Defend ranked-choice voting
Back in 2014 and 2015, I worked hard to collect to signatures from my fellow residents in Belfast to place the issue of ranked-choice voting on the ballot in November 2016. The potential benefits of ranked-choice voting — majority rule, more choice, positive conduct between candidates during election season — were not a partisan issue. I worked with and got signatures from Democrats and Republicans. It’s really a fix that brings people together.
The issue was put on the ballot and passed with the second largest “yes” vote on a referendum in Maine’s history.
That’s why it shocks me when I hear that lawmakers in Augusta want another shot at fully repealing the law altogether. I hope people who voted for this will contact their representative and tell them what ranked-choice voting means to them.
We need as many voices as possible. Our chance to use ranked-choice voting during the 2018 election cycle is what’s at stake.
Martha Conway-Cole
Belfast
Time for Medicare for all
I’ve been a practicing physician for more than 50 years, and I can’t understand why health care for all is always booted down the road as a lower priority. Things are great when you feel good, but when you get sick there is nothing more important than that.
The time has come for Medicare for all. Medicare works, and it certainly has less overhead than private insurance.
I have never understood why employers are involved in health care. We are handcuffing businesses with costs. Why not remove that health care shackle from businesses and allow them to become more competitive (especially internationally) doing what they do best — their business? We should all be paying taxes for Medicare for all. That’s the largest insurance pool of all, and we all deserve good health care, regardless of income.
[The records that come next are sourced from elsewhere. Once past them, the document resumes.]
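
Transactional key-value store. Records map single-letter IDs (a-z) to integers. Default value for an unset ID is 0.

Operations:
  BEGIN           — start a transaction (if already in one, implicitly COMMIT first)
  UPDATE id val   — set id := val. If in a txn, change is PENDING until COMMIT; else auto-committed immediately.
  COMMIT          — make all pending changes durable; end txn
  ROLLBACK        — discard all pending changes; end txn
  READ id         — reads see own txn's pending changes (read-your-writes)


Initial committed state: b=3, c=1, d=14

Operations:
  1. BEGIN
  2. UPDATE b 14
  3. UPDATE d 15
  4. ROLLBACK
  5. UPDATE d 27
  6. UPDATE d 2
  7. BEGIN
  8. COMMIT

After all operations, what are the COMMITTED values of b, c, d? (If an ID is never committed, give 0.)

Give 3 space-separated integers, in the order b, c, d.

Initial committed: {b=3, c=1, d=14}
Op 1: BEGIN: in_txn=True, pending={}
Op 2: UPDATE b=14 (pending; pending now {b=14})
Op 3: UPDATE d=15 (pending; pending now {b=14, d=15})
Op 4: ROLLBACK: discarded pending ['b', 'd']; in_txn=False
Op 5: UPDATE d=27 (auto-commit; committed d=27)
Op 6: UPDATE d=2 (auto-commit; committed d=2)
Op 7: BEGIN: in_txn=True, pending={}
Op 8: COMMIT: merged [] into committed; committed now {b=3, c=1, d=2}
Final committed: {b=3, c=1, d=2}

Answer: 3 1 2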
This might be a particularly good time to push for Medicare for all. The Republicans are seeing how hard it is to do their thing. Why aren’t the Republicans rooting to have the health care burden taken out of business? That’s the best thing they could do for the economy.
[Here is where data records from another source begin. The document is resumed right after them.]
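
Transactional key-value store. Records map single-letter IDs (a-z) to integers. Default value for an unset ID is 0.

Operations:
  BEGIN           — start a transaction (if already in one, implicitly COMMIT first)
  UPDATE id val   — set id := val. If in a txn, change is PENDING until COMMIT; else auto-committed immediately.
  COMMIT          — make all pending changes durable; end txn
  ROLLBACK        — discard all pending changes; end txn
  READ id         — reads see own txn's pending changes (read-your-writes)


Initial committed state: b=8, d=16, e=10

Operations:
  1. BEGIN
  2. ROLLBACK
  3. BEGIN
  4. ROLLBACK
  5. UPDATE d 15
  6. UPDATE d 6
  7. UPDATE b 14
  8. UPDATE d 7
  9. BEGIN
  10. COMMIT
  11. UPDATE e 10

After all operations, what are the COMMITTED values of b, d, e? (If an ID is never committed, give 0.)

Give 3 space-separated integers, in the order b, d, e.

Initial committed: {b=8, d=16, e=10}
Op 1: BEGIN: in_txn=True, pending={}
Op 2: ROLLBACK: discarded pending []; in_txn=False
Op 3: BEGIN: in_txn=True, pending={}
Op 4: ROLLBACK: discarded pending []; in_txn=False
Op 5: UPDATE d=15 (auto-commit; committed d=15)
Op 6: UPDATE d=6 (auto-commit; committed d=6)
Op 7: UPDATE b=14 (auto-commit; committed b=14)
Op 8: UPDATE d=7 (auto-commit; committed d=7)
Op 9: BEGIN: in_txn=True, pending={}
Op 10: COMMIT: merged [] into committed; committed now {b=14, d=7, e=10}
Op 11: UPDATE e=10 (auto-commit; committed e=10)
Final committed: {b=14, d=7, e=10}

Answer: 14 7 10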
I can hear the complaints about higher taxes and having to pay for others’ health care. Yes, that’s true, but we all are paying for it all right now, and inefficiently so. A lifetime of poor or no medical care produces a mountain of health care bills at the end. Medicare can be the vehicle for better care for all. What is more important in any country than a healthy populace and workforce? Nothing.
Philip C. Groce
Union
John Birch Society smear
The BDN published a column by American Enterprise Institute fellow Marc Thiessen, who claimed, falsely, that the John Birch Society was anti-Semitic at one time. When the error was brought to light by the innocent victims of this ugly lie, “widely believed” was added in as cover. This is dishonest in the extreme.
As a contributor to the society’s publication, The New American, allow me to set the record straight. The society is not and never has been anti-Semitic. In fact, when the California Senate investigated this charge in the early 1960s, it concluded that “our investigations have disclosed no evidence of anti-Semitism on the part of anyone connected with the John Birch Society in California, and much evidence to the effect that it opposes racism in all forms.” This was obvious, considering the prominent Jewish leaders on the society’s National Council from its founding and the fact that the society has always expelled any anti-Semitic infiltrators who may be found out.
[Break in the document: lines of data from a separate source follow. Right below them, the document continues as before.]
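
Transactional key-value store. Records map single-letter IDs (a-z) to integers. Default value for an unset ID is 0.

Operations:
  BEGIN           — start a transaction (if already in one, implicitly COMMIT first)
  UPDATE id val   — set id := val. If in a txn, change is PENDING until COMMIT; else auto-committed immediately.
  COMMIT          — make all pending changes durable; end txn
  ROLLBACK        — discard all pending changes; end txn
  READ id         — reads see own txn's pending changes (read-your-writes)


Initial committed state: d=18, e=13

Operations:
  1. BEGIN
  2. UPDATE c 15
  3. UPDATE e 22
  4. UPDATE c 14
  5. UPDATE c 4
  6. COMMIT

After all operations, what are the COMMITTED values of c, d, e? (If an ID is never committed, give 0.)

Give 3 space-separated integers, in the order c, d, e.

Initial committed: {d=18, e=13}
Op 1: BEGIN: in_txn=True, pending={}
Op 2: UPDATE c=15 (pending; pending now {c=15})
Op 3: UPDATE e=22 (pending; pending now {c=15, e=22})
Op 4: UPDATE c=14 (pending; pending now {c=14, e=22})
Op 5: UPDATE c=4 (pending; pending now {c=4, e=22})
Op 6: COMMIT: merged ['c', 'e'] into committed; committed now {c=4, d=18, e=22}
Final committed: {c=4, d=18, e=22}

Answer: 4 18 22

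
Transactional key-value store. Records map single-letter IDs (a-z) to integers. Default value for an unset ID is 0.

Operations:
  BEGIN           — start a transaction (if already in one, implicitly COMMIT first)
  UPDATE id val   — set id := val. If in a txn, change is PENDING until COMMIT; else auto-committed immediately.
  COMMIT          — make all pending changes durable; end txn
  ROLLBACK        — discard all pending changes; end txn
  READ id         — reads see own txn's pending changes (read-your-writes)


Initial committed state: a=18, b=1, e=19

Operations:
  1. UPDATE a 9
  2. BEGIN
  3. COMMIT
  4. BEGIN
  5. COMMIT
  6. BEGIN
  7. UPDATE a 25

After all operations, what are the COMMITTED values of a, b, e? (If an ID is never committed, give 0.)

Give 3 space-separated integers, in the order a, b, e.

Initial committed: {a=18, b=1, e=19}
Op 1: UPDATE a=9 (auto-commit; committed a=9)
Op 2: BEGIN: in_txn=True, pending={}
Op 3: COMMIT: merged [] into committed; committed now {a=9, b=1, e=19}
Op 4: BEGIN: in_txn=True, pending={}
Op 5: COMMIT: merged [] into committed; committed now {a=9, b=1, e=19}
Op 6: BEGIN: in_txn=True, pending={}
Op 7: UPDATE a=25 (pending; pending now {a=25})
Final committed: {a=9, b=1, e=19}

Answer: 9 1 19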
Next, the column claims William Buckley allegedly “excommunicated” the society from the “respectable right.” Of course, Buckley wrote in his magazine, the National Review, that whites, as the “ advanced race,” had every right to deny black people the vote. Thiessen’s fellow American Enterprise Institute fellow Charles Murray has been designated a “white nationalist” who promotes “racist pseudoscience” by the left-wing Southern Poverty Law Center.
The John Birch Society, by contrast, has expelled racists and has always rejected racism.
Let’s not let white supremacists and white nationalists define the “respectable right.” And let’s not allow people like Thiessen to smear good Americans with blatant lies.